Marco Polo est intéressant pour une autre raison : le monde qu’il décrit ressemble davantage à notre présent que les siècles qui nous séparent de lui. C’est la thèse que défend le géostratège Robert D. Kaplan dans son livre The Return of Marco Polo’s World (2018). Les événements mondiaux se concentrent désormais sur la zone terrestre eurasienne. Un empire ambitieux se lève à l’est, qui veut ouvrir l’Asie centrale via la route de la soie et prendre le contrôle de la Russie, de la Perse et de l’Inde, sans y parvenir tout à fait. Des héritiers d’empires disparus comme l’Iran ou la Turquie, travaillent à la restauration de leur grandeur passée. L’Europe en décomposition, rattachée au supercontinent eurasien, se fond dans une unité économique et technologique qui remplace l’Occident comme région centrale. Tout cela était connu de Marco Polo. Pas grand-chose à voir avec l’ère de la domination européenne sur le monde entre 1492 et 1989. Marco Polo est donc peut-être plus actuel qu’il n’y paraît.

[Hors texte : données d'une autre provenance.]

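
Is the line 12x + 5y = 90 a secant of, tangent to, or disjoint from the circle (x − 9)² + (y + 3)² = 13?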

La première mondialisation a pris fin vingt-cinq ans après la mort de Marco Polo, non pas à cause de la concurrence entre les grandes puissances, mais à cause de la grande peste de 1348-1349, qui s’est propagée par les mêmes routes que celles qui avaient façonné le système mondial. Celui-ci s’est décomposé en sous-systèmes régionaux qui ont mis un certain temps à se remettre du choc de la séparation et à tenter à nouveau de se relier à travers les expansions ibériques. Cette fois, les choses se dérouleront sur la mer, dans un espace élargi qui comprend l’Amérique et l’Afrique. Telle est la leçon que nous pouvons tirer du monde disparu et ressuscité de Marco Polo : la mondialisation est fragile et réversible, mais elle sera rétablie à un moment ou à un autre afin de rapprocher plus intensément et plus étroitement les parties du monde.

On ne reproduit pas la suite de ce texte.